People in a Fraser Island hamlet are being urged to leave immediately as a dangerous bushfire bears down on their community.
The Queensland Fire and Emergency Services on Monday evening warned people in The Oakes to evacuate via Eastern Beach as soon as possible.
People at the Kingfisher Bay resort and village on the island have also been told to prepare to leave in a watch and act warning as a nearby fire threatens to get worse.
The large blaze, which has already burnt half the world heritage-listed island, was on Monday evening burning south towards The Oakes. Earlier emergency alerts were issued on Monday for Yidney Rocks and Happy Valley.
Those still in The Oakes should follow their bushfire survival plan, QFES said.
“Leaving immediately is the safest option, as it will soon be too dangerous to drive,” QFES said in a statement on Monday evening.
“Any persons in the vicinity of The Oakes should leave the area heading to the Eastern Beach and head south to Eurong Resort.
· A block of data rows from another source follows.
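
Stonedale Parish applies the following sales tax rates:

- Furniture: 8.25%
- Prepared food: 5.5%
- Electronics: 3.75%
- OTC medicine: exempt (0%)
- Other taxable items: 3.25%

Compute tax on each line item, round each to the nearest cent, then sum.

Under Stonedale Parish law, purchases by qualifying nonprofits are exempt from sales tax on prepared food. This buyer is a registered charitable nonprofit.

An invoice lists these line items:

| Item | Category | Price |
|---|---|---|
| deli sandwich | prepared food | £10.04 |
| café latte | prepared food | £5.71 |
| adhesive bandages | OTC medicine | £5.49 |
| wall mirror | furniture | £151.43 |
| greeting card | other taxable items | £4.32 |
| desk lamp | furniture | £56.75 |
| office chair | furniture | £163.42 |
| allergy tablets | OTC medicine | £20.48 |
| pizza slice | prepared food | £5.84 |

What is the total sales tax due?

Deli sandwich £10.04: prepared food, buyer-exempt → 0% → £0.00
Café latte £5.71: prepared food, buyer-exempt → 0% → £0.00
Adhesive bandages £5.49: OTC medicine → 0% → £0.00
Wall mirror £151.43: furniture → 8.25% → £12.49
Greeting card £4.32: other taxable items → 3.25% → £0.14
Desk lamp £56.75: furniture → 8.25% → £4.68
Office chair £163.42: furniture → 8.25% → £13.48
Allergy tablets £20.48: OTC medicine → 0% → £0.00
Pizza slice £5.84: prepared food, buyer-exempt → 0% → £0.00
Total tax = £12.49 + £0.14 + £4.68 + £13.48 = £30.79

£30.79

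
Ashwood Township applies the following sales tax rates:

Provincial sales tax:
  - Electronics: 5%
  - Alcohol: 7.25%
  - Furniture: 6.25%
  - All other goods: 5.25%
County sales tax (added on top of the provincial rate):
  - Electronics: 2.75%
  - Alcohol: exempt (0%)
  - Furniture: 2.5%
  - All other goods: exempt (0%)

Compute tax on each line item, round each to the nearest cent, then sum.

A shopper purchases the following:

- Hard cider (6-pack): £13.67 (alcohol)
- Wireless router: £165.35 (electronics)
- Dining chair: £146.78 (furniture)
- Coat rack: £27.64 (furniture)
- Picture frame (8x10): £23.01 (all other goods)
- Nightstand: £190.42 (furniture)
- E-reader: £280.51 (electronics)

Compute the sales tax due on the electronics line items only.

Wireless router £165.35: electronics → 5% + 2.75% county = 7.75% → £12.81
E-reader £280.51: electronics → 5% + 2.75% county = 7.75% → £21.74
Tax on electronics = £12.81 + £21.74 = £34.55

£34.55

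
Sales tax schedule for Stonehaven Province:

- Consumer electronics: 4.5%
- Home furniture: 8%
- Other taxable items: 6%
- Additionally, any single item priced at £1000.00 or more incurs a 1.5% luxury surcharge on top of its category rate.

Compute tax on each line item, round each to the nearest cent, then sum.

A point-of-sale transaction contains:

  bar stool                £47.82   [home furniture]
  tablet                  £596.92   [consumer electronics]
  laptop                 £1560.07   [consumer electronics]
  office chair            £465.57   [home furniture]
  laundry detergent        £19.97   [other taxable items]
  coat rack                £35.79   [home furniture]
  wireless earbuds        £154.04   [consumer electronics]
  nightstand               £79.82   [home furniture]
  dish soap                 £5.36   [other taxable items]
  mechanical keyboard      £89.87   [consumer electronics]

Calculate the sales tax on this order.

£183.28

Bar stool £47.82: home furniture → 8% → £3.83
Tablet £596.92: consumer electronics → 4.5% → £26.86
Laptop £1560.07: consumer electronics → 4.5% + 1.5% surcharge = 6% → £93.60
Office chair £465.57: home furniture → 8% → £37.25
Laundry detergent £19.97: other taxable items → 6% → £1.20
Coat rack £35.79: home furniture → 8% → £2.86
Wireless earbuds £154.04: consumer electronics → 4.5% → £6.93
Nightstand £79.82: home furniture → 8% → £6.39
Dish soap £5.36: other taxable items → 6% → £0.32
Mechanical keyboard £89.87: consumer electronics → 4.5% → £4.04
Total tax = £3.83 + £26.86 + £93.60 + £37.25 + £1.20 + £2.86 + £6.93 + £6.39 + £0.32 + £4.04 = £183.28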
“Conditions are now very dangerous and firefighters may soon be unable to prevent the fire advancing. The fire may pose a threat to all lives directly in its path.”
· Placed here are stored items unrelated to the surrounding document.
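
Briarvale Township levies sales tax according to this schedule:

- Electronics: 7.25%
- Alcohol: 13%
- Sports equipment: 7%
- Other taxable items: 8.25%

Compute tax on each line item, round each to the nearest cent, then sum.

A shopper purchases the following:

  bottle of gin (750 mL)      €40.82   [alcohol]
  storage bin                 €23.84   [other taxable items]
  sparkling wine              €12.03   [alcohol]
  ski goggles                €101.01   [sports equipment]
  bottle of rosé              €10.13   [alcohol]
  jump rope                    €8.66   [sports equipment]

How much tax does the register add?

€17.84

Bottle of gin (750 mL) €40.82: alcohol → 13% → €5.31
Storage bin €23.84: other taxable items → 8.25% → €1.97
Sparkling wine €12.03: alcohol → 13% → €1.56
Ski goggles €101.01: sports equipment → 7% → €7.07
Bottle of rosé €10.13: alcohol → 13% → €1.32
Jump rope €8.66: sports equipment → 7% → €0.61
Total tax = €5.31 + €1.97 + €1.56 + €7.07 + €1.32 + €0.61 = €17.84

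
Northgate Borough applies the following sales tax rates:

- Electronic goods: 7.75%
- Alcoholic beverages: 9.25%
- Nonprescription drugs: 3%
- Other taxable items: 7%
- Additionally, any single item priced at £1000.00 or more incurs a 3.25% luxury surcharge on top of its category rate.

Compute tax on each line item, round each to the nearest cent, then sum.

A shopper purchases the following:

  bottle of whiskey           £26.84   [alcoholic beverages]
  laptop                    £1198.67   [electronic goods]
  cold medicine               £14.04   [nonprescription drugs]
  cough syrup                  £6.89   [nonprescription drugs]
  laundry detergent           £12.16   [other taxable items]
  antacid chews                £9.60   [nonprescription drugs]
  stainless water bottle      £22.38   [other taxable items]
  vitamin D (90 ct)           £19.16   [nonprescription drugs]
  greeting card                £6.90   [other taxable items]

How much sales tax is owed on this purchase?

Bottle of whiskey £26.84: alcoholic beverages → 9.25% → £2.48
Laptop £1198.67: electronic goods → 7.75% + 3.25% surcharge = 11% → £131.85
Cold medicine £14.04: nonprescription drugs → 3% → £0.42
Cough syrup £6.89: nonprescription drugs → 3% → £0.21
Laundry detergent £12.16: other taxable items → 7% → £0.85
Antacid chews £9.60: nonprescription drugs → 3% → £0.29
Stainless water bottle £22.38: other taxable items → 7% → £1.57
Vitamin D (90 ct) £19.16: nonprescription drugs → 3% → £0.57
Greeting card £6.90: other taxable items → 7% → £0.48
Total tax = £2.48 + £131.85 + £0.42 + £0.21 + £0.85 + £0.29 + £1.57 + £0.57 + £0.48 = £138.72

£138.72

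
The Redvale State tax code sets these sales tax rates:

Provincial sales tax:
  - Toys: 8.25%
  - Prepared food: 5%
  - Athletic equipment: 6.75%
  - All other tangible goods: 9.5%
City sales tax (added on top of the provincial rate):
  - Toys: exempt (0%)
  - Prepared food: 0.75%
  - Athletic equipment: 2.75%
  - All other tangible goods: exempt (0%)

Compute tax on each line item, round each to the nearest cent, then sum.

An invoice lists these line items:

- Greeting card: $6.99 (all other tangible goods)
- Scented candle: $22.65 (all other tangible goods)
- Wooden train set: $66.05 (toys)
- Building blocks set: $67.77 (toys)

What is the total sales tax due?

$13.85

Greeting card $6.99: all other tangible goods → 9.5% + 0% city = 9.5% → $0.66
Scented candle $22.65: all other tangible goods → 9.5% + 0% city = 9.5% → $2.15
Wooden train set $66.05: toys → 8.25% + 0% city = 8.25% → $5.45
Building blocks set $67.77: toys → 8.25% + 0% city = 8.25% → $5.59
Total tax = $0.66 + $2.15 + $5.45 + $5.59 = $13.85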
At Happy Valley, flames were less than 700m away at noon on Monday.
About 90 firefighters and 24 water-bombing aircraft are trying to beat back the fire, which is burning in three areas across Fraser Island
QFES director Brian Cox earlier said backburning around Happy Valley’s outskirts and continuous waterbombing would hopefully turn the tide.
He warned that heatwave conditions are set to persist in the “tinder-dry environment” all week.
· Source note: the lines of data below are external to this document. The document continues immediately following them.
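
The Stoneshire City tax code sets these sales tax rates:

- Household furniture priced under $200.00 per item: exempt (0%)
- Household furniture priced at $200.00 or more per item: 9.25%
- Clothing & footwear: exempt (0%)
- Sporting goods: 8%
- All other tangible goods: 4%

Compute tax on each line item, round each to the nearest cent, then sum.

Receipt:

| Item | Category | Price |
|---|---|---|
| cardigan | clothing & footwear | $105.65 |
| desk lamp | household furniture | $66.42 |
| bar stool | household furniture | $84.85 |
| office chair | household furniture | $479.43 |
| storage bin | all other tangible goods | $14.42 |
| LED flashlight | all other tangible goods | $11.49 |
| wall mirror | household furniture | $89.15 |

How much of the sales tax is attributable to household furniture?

$44.35

Desk lamp $66.42: household furniture, under $200.00 → 0% → $0.00
Bar stool $84.85: household furniture, under $200.00 → 0% → $0.00
Office chair $479.43: household furniture, $200.00 or more → 9.25% → $44.35
Wall mirror $89.15: household furniture, under $200.00 → 0% → $0.00
Tax on household furniture = $0.00 + $0.00 + $44.35 + $0.00 = $44.35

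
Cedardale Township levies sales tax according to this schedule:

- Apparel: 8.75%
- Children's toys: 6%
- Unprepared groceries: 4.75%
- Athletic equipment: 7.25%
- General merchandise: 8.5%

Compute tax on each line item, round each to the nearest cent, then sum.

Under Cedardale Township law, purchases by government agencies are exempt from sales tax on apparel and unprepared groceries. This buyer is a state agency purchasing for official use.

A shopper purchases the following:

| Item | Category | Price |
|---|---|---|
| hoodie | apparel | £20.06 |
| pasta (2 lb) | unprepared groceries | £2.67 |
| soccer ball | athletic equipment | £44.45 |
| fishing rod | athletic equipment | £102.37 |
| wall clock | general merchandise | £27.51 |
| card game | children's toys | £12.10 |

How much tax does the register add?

£13.71

Hoodie £20.06: apparel, buyer-exempt → 0% → £0.00
Pasta (2 lb) £2.67: unprepared groceries, buyer-exempt → 0% → £0.00
Soccer ball £44.45: athletic equipment → 7.25% → £3.22
Fishing rod £102.37: athletic equipment → 7.25% → £7.42
Wall clock £27.51: general merchandise → 8.5% → £2.34
Card game £12.10: children's toys → 6% → £0.73
Total tax = £3.22 + £7.42 + £2.34 + £0.73 = £13.71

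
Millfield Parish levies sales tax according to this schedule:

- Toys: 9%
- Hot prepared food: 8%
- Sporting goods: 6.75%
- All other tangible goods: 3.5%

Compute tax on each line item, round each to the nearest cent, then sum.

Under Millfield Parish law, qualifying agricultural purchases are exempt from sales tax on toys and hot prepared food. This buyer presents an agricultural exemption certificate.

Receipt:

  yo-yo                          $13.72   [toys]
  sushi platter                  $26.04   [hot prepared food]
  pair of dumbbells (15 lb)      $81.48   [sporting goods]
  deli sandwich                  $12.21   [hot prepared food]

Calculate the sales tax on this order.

$5.50

Yo-yo $13.72: toys, buyer-exempt → 0% → $0.00
Sushi platter $26.04: hot prepared food, buyer-exempt → 0% → $0.00
Pair of dumbbells (15 lb) $81.48: sporting goods → 6.75% → $5.50
Deli sandwich $12.21: hot prepared food, buyer-exempt → 0% → $0.00
Total tax = $5.50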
Those at Kingfisher Bay resort and village were warned a fire to the east of the resort could quickly worsen and threaten properties so they should be ready to leave.
The NSW Rural Fire Service large air tanker, the Marie Bashir, is helping with water-bombing efforts on the island.
“We are preparing for the worst type of thing and we’re going to try to hit it with everything we have got today, we are pulling out all stops,” Mr Cox told ABC TV.
“We hope that the million litres of water we dropped yesterday will again be dropped today on that particular township area, and can hopefully save that town.”
Conservationist Cheryl Bryant took a charter flight over the island to survey the animal populations and fire damage on Monday.
The Save Fraser Island Dingoes spokeswoman painted a bleak picture, saying there were no signs of life in burnt-out areas.
“It’s still an unknown and we’re hoping that there will be an inquiry, and we’re hoping that thing that will let people over on the island, and to assess what what animals still are surviving,” she told Seven News.
“We would have liked to have seen … animals and especially the dingoes around the beach but at this time of the day, it is pretty difficult because they’re not likely to be out and about.”
The fire on Fraser Island, also known as K’gari, has been burning since mid-October.